France is not an accomplice to the Rwandan genocide, says Macron commission | Rwanda

France bears the burden of “heavy and blunt responsibilities” in the Rwandan genocide, but was not an accomplice to the massacre, according to the conclusions of an official commission created by Emmanuel Macron.

About 800,000 people, mostly from Rwanda’s ethnic Tutsi minority, were slaughtered in a murder spree in 1994. The report released on Friday confirmed long-standing and persistent accusations that France did not do enough to stop the killings, but said that there was no evidence of complicity in the massacres.

“The Rwanda crisis ended in disaster for Rwanda and defeat for France,” says the report. “But is France complicit in the Tutsi genocide? If that means a willingness to join the genocidal enterprise, nothing in the archives consulted proves it. “

The commission concluded: “However, for a long time France has been involved in a regime that encouraged racist massacres. He remained blind to the preparation of a genocide by the most radical elements of this regime. “

The 1,200-page report was presented to the French president on Friday by historian Vincent Duclert, head of the 15-member commission whose researchers worked on the subject for two years and had access to sensitive documents from diplomatic and military intelligence.

The Rwandan government welcomed the release of the report as “an important step towards a common understanding of France’s role in the genocide” and said it would publish its own study in the coming weeks.

Accusations that France, then led by Socialist President François Mitterrand, may have played a role in the genocide have undermined Franco-Rwandan relations for most of the past three decades.

The massacres began when a plane carrying Juvénal Habyarimana, the government leader led by Hutu in Rwanda, and Burundi’s president, Cyprien Ntaryamira, was shot down on April 6, 1994.

The deaths started the next day and continued until July 15. For more than 100 days, armed militias massacred members of the Tutsi ethnic group and some moderate Hutus in a wave of brutality that shocked the international community, although no external country has intervened to prevent the killings.

Many in small villages were killed by neighbors themselves using machetes and rifles. Between 250,000 and 500,000 women are believed to have been raped.

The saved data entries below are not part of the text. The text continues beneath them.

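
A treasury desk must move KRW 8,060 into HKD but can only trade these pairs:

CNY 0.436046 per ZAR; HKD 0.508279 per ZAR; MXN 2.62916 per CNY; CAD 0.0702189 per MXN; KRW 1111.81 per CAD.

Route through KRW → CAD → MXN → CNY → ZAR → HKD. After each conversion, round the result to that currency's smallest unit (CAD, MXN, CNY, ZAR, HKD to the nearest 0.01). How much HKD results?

KRW 8,060 ÷ 1111.81 = CAD 7.25
CAD 7.25 ÷ 0.0702189 = MXN 103.25
MXN 103.25 ÷ 2.62916 = CNY 39.27
CNY 39.27 ÷ 0.436046 = ZAR 90.06
ZAR 90.06 × 0.508279 = HKD 45.78

HKD 45.78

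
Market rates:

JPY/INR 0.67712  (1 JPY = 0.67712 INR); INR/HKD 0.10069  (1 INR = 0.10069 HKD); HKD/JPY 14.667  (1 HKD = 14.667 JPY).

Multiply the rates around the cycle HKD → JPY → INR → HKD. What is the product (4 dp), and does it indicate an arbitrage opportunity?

1.0000 (no arbitrage)

Around HKD → JPY → INR → HKD: 1 × 14.667 × 0.67712 × 0.10069 = 0.999985
Product ≈ 1 (deviation 0.002%, within rounding noise).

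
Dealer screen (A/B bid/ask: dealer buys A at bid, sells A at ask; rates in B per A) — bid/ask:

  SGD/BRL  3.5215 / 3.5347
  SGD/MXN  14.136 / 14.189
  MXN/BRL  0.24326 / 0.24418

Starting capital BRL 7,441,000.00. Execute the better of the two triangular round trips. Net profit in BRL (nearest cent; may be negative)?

Best loop BRL → MXN → SGD → BRL:
BRL 7,441,000.00 ÷ 0.24418 (buy MXN at ask) = MXN 30,473,421.25
MXN 30,473,421.25 ÷ 14.189 (buy SGD at ask) = SGD 2,147,679.28
SGD 2,147,679.28 × 3.5215 (sell SGD at bid) = BRL 7,563,052.57

Net profit: BRL 122,052.57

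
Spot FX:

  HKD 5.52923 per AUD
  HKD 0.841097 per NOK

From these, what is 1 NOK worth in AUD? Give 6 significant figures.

NOK/AUD = 0.152118

1 NOK × 0.841097 = 0.841097 HKD
0.841097 HKD ÷ 5.52923 = 0.152118 AUD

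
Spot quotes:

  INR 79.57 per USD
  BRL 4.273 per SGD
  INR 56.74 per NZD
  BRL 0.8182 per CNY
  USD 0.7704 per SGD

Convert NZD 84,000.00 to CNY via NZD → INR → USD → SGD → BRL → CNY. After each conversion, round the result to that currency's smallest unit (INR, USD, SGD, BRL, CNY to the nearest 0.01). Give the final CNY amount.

CNY 406,047.13

NZD 84,000.00 × 56.74 = INR 4,766,160.00
INR 4,766,160.00 ÷ 79.57 = USD 59,898.96
USD 59,898.96 ÷ 0.7704 = SGD 77,750.47
SGD 77,750.47 × 4.273 = BRL 332,227.76
BRL 332,227.76 ÷ 0.8182 = CNY 406,047.13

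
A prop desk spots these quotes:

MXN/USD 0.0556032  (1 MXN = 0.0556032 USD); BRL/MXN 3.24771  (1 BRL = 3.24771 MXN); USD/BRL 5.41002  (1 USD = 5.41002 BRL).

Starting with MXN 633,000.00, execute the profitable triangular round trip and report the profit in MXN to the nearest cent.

Profitable loop is MXN → BRL → USD → MXN:
MXN 633,000.00 ÷ 3.24771 = BRL 194,906.56
BRL 194,906.56 ÷ 5.41002 = USD 36,026.96
USD 36,026.96 ÷ 0.0556032 = MXN 647,929.58
Profit = MXN 647,929.58 − MXN 633,000.00

Profit: MXN 14,929.58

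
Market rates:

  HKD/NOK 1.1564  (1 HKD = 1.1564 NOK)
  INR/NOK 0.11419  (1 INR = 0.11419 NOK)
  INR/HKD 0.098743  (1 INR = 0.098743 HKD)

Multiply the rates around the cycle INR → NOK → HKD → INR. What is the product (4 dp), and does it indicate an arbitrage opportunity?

Around INR → NOK → HKD → INR: 1 × 0.11419 ÷ 1.1564 ÷ 0.098743 = 1.000031
Product ≈ 1 (deviation 0.003%, within rounding noise).

1.0000 (no arbitrage)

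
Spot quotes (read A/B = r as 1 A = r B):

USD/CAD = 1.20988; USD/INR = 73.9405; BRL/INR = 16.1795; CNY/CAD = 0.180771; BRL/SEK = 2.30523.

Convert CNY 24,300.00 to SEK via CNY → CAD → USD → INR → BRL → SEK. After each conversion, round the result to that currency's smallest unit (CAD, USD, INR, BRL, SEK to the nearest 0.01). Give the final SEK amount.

SEK 38,249.37

CNY 24,300.00 × 0.180771 = CAD 4,392.74
CAD 4,392.74 ÷ 1.20988 = USD 3,630.72
USD 3,630.72 × 73.9405 = INR 268,457.25
INR 268,457.25 ÷ 16.1795 = BRL 16,592.43
BRL 16,592.43 × 2.30523 = SEK 38,249.37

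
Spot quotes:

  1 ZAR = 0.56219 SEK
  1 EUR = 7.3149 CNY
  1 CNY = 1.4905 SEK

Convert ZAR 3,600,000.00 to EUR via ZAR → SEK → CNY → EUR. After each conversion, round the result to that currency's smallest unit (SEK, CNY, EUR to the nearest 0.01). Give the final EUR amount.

EUR 185,628.75

ZAR 3,600,000.00 × 0.56219 = SEK 2,023,884.00
SEK 2,023,884.00 ÷ 1.4905 = CNY 1,357,855.75
CNY 1,357,855.75 ÷ 7.3149 = EUR 185,628.75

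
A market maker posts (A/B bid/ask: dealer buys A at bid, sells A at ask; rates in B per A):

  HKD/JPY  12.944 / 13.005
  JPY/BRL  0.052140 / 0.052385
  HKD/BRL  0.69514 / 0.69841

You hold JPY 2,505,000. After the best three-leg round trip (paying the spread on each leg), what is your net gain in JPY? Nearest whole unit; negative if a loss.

Best loop JPY → HKD → BRL → JPY:
JPY 2,505,000 ÷ 13.005 (buy HKD at ask) = HKD 192,618.22
HKD 192,618.22 × 0.69514 (sell HKD at bid) = BRL 133,896.63
BRL 133,896.63 ÷ 0.052385 (buy JPY at ask) = JPY 2,556,011

Net profit: JPY 51,011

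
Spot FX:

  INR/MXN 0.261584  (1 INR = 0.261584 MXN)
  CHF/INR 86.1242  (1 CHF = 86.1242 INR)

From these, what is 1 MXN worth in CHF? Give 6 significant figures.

1 MXN ÷ 0.261584 = 3.82286 INR
3.82286 INR ÷ 86.1242 = 0.0443878 CHF

MXN/CHF = 0.0443878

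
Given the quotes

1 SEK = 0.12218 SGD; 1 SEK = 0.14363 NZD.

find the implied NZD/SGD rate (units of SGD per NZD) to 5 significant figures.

1 NZD ÷ 0.14363 = 6.96233 SEK
6.96233 SEK × 0.12218 = 0.850658 SGD

NZD/SGD = 0.85066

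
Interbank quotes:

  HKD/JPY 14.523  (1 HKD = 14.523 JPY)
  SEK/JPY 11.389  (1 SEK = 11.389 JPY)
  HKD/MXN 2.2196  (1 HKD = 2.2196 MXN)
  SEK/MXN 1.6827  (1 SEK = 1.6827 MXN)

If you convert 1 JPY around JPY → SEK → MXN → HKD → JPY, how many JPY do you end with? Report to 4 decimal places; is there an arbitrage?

0.9667 (arbitrage exists)

Around JPY → SEK → MXN → HKD → JPY: 1 ÷ 11.389 × 1.6827 ÷ 2.2196 × 14.523 = 0.966724
Product < 1; profitable direction is JPY → HKD → MXN → SEK → JPY.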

French troops led a military-humanitarian intervention called Operation Turquoise, launched by Paris under a UN mandate between June and August 1994, but critics said the intention was to support the Hutu government responsible for the genocide, a statement confirmed by the report.

The commission said that Paris adopted “a binary scheme opposing, on the one hand, the friend Hutu, personified by President Habyarimana, and, on the other hand, the enemy described as ‘Uganda-Tutsis’ to designate the RPF [Rwandan Patriotic Front].

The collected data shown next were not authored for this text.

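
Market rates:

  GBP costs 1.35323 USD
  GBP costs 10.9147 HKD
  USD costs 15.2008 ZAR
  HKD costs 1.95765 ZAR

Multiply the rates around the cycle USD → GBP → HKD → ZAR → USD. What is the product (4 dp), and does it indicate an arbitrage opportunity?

Around USD → GBP → HKD → ZAR → USD: 1 ÷ 1.35323 × 10.9147 × 1.95765 ÷ 15.2008 = 1.038745
Product > 1; profitable direction is USD → GBP → HKD → ZAR → USD.

1.0387 (arbitrage exists)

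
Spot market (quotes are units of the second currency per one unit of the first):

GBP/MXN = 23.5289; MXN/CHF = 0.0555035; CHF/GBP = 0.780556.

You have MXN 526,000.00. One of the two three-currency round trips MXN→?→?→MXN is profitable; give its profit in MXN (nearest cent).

Profitable loop is MXN → CHF → GBP → MXN:
MXN 526,000.00 × 0.0555035 = CHF 29,194.84
CHF 29,194.84 × 0.780556 = GBP 22,788.21
GBP 22,788.21 × 23.5289 = MXN 536,181.47
Profit = MXN 536,181.47 − MXN 526,000.00

Profit: MXN 10,181.47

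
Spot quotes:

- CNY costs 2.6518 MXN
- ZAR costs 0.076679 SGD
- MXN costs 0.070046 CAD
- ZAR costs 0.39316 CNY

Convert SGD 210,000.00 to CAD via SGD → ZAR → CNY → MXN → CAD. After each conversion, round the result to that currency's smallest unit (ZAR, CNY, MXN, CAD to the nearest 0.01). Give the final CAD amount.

SGD 210,000.00 ÷ 0.076679 = ZAR 2,738,689.86
ZAR 2,738,689.86 × 0.39316 = CNY 1,076,743.31
CNY 1,076,743.31 × 2.6518 = MXN 2,855,307.91
MXN 2,855,307.91 × 0.070046 = CAD 200,002.90

CAD 200,002.90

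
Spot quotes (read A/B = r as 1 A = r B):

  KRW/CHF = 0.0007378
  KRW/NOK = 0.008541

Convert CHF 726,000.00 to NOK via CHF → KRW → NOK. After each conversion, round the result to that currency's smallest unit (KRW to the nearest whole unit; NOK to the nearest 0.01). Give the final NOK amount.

NOK 8,404,399.57

CHF 726,000.00 ÷ 0.0007378 = KRW 984,006,506
KRW 984,006,506 × 0.008541 = NOK 8,404,399.57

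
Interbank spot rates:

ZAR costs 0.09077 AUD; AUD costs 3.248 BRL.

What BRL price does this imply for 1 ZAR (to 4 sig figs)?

1 ZAR × 0.09077 = 0.09077 AUD
0.09077 AUD × 3.248 = 0.294821 BRL

ZAR/BRL = 0.2948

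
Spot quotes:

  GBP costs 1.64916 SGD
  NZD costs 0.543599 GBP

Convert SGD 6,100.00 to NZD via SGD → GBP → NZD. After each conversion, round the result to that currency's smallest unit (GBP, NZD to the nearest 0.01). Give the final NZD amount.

SGD 6,100.00 ÷ 1.64916 = GBP 3,698.85
GBP 3,698.85 ÷ 0.543599 = NZD 6,804.37

NZD 6,804.37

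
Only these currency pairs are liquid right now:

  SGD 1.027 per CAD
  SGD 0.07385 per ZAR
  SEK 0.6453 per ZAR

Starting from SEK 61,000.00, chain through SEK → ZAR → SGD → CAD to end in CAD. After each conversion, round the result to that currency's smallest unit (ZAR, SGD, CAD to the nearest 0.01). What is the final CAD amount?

SEK 61,000.00 ÷ 0.6453 = ZAR 94,529.68
ZAR 94,529.68 × 0.07385 = SGD 6,981.02
SGD 6,981.02 ÷ 1.027 = CAD 6,797.49

CAD 6,797.49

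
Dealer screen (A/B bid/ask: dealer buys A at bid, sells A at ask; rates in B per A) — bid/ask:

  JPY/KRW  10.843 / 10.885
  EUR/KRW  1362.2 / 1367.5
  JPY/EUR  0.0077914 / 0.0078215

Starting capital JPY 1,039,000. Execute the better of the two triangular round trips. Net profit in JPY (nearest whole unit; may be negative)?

Best loop JPY → KRW → EUR → JPY:
JPY 1,039,000 × 10.843 (sell JPY at bid) = KRW 11,265,877
KRW 11,265,877 ÷ 1367.5 (buy EUR at ask) = EUR 8,238.30
EUR 8,238.30 ÷ 0.0078215 (buy JPY at ask) = JPY 1,053,289

Net profit: JPY 14,289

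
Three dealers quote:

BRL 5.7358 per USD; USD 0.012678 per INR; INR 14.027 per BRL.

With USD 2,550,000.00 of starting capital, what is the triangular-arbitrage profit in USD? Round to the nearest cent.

Profit: USD 51,056.13

Profitable loop is USD → BRL → INR → USD:
USD 2,550,000.00 × 5.7358 = BRL 14,626,290.00
BRL 14,626,290.00 × 14.027 = INR 205,162,969.83
INR 205,162,969.83 × 0.012678 = USD 2,601,056.13
Profit = USD 2,601,056.13 − USD 2,550,000.00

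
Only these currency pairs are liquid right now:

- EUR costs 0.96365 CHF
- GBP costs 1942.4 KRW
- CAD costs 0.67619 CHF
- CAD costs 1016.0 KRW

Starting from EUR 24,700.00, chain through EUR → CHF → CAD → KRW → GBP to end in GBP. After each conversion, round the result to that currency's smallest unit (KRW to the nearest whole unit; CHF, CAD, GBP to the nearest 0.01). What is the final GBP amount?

GBP 18,412.07

EUR 24,700.00 × 0.96365 = CHF 23,802.15
CHF 23,802.15 ÷ 0.67619 = CAD 35,200.39
CAD 35,200.39 × 1016.0 = KRW 35,763,596
KRW 35,763,596 ÷ 1942.4 = GBP 18,412.07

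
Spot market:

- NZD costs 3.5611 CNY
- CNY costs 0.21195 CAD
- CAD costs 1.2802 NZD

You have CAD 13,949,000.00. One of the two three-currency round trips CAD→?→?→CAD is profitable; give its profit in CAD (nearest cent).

Profitable loop is CAD → CNY → NZD → CAD:
CAD 13,949,000.00 ÷ 0.21195 = CNY 65,812,691.67
CNY 65,812,691.67 ÷ 3.5611 = NZD 18,481,000.72
NZD 18,481,000.72 ÷ 1.2802 = CAD 14,436,026.19
Profit = CAD 14,436,026.19 − CAD 13,949,000.00

Profit: CAD 487,026.19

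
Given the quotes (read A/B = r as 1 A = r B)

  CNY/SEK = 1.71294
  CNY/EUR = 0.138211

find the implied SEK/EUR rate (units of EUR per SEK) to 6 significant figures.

SEK/EUR = 0.0806864

1 SEK ÷ 1.71294 = 0.583792 CNY
0.583792 CNY × 0.138211 = 0.0806864 EUR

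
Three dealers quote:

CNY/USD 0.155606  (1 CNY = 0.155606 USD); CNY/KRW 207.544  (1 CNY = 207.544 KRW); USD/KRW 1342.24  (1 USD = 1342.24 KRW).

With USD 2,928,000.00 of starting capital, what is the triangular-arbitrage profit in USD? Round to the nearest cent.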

“At the time of the genocide, it took a long time to break with the interim government that was committing the genocide and continued to put the RPF threat at the top of its agenda,” the report said.

“He reacted belatedly with Operation Turquoise, which saved many lives, but not those of the vast majority of Rwandan Tutsis, who were wiped out in the first weeks of the genocide. The research, therefore, establishes a set of responsibilities, which are heavy and overwhelming. “

Rwanda President Paul Kagame accused France in 2014 of being involved “before, during and after the genocide” and refused to allow then Minister of Justice Christiane Taubira and the French ambassador to participate in the 20th anniversary celebrations of the genocide.

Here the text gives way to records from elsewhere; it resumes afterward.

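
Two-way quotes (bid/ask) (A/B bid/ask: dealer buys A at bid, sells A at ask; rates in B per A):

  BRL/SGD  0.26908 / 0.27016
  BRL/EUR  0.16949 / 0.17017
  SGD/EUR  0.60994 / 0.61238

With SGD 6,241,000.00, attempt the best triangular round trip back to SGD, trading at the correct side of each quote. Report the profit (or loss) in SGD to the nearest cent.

Best loop SGD → BRL → EUR → SGD:
SGD 6,241,000.00 ÷ 0.27016 (buy BRL at ask) = BRL 23,101,125.26
BRL 23,101,125.26 × 0.16949 (sell BRL at bid) = EUR 3,915,409.72
EUR 3,915,409.72 ÷ 0.61238 (buy SGD at ask) = SGD 6,393,758.32

Net profit: SGD 152,758.32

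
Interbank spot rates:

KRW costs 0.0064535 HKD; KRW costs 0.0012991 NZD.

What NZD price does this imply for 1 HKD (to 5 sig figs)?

HKD/NZD = 0.20130

1 HKD ÷ 0.0064535 = 154.955 KRW
154.955 KRW × 0.0012991 = 0.201302 NZD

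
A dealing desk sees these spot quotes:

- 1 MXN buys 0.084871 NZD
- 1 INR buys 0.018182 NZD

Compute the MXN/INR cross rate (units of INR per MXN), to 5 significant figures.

MXN/INR = 4.6679

1 MXN × 0.084871 = 0.084871 NZD
0.084871 NZD ÷ 0.018182 = 4.66786 INR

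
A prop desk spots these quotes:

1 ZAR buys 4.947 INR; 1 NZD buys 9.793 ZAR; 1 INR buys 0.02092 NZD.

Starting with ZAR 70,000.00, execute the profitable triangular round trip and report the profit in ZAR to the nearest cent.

Profitable loop is ZAR → INR → NZD → ZAR:
ZAR 70,000.00 × 4.947 = INR 346,290.00
INR 346,290.00 × 0.02092 = NZD 7,244.39
NZD 7,244.39 × 9.793 = ZAR 70,944.28
Profit = ZAR 70,944.28 − ZAR 70,000.00

Profit: ZAR 944.28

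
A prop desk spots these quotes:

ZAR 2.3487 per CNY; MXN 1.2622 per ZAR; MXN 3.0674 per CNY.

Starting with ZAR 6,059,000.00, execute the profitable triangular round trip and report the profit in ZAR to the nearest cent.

Profit: ZAR 210,250.77

Profitable loop is ZAR → CNY → MXN → ZAR:
ZAR 6,059,000.00 ÷ 2.3487 = CNY 2,579,724.95
CNY 2,579,724.95 × 3.0674 = MXN 7,913,048.32
MXN 7,913,048.32 ÷ 1.2622 = ZAR 6,269,250.77
Profit = ZAR 6,269,250.77 − ZAR 6,059,000.00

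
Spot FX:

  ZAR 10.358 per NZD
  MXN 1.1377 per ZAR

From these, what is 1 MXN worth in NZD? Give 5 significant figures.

1 MXN ÷ 1.1377 = 0.878966 ZAR
0.878966 ZAR ÷ 10.358 = 0.0848587 NZD

MXN/NZD = 0.084859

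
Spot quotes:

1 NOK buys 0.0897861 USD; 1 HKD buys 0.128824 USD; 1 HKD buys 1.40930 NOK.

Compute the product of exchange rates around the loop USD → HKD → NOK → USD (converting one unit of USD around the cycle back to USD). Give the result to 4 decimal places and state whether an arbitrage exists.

Around USD → HKD → NOK → USD: 1 ÷ 0.128824 × 1.40930 × 0.0897861 = 0.982236
Product < 1; profitable direction is USD → NOK → HKD → USD.

0.9822 (arbitrage exists)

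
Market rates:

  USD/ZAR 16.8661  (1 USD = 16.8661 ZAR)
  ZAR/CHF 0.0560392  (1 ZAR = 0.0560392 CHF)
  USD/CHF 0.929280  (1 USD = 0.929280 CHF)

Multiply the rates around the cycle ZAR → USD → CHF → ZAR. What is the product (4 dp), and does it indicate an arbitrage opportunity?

0.9832 (arbitrage exists)

Around ZAR → USD → CHF → ZAR: 1 ÷ 16.8661 × 0.929280 ÷ 0.0560392 = 0.983196
Product < 1; profitable direction is ZAR → CHF → USD → ZAR.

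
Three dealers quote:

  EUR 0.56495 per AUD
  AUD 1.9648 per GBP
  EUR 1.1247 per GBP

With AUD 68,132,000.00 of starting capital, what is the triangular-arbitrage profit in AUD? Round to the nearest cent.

Profit: AUD 901,432.88

Profitable loop is AUD → GBP → EUR → AUD:
AUD 68,132,000.00 ÷ 1.9648 = GBP 34,676,302.93
GBP 34,676,302.93 × 1.1247 = EUR 39,000,437.91
EUR 39,000,437.91 ÷ 0.56495 = AUD 69,033,432.88
Profit = AUD 69,033,432.88 − AUD 68,132,000.00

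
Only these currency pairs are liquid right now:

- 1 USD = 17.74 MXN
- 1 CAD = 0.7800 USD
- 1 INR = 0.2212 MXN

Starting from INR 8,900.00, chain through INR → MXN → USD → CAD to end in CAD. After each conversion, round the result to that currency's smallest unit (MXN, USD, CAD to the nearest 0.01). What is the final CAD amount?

CAD 142.27

INR 8,900.00 × 0.2212 = MXN 1,968.68
MXN 1,968.68 ÷ 17.74 = USD 110.97
USD 110.97 ÷ 0.7800 = CAD 142.27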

Macron has made efforts to pressure France to examine its colonial past. The Rwandan commission report follows a recent dossier submitted to the Elysée by historian Benjamin Stora on the role of the French military in the Algerian war of independence. Stora asked for a “truth commission”.

Macron hopes that the content of the Rwanda report will facilitate relations between Paris and Kigali in preparation for a visit he plans to make later this year.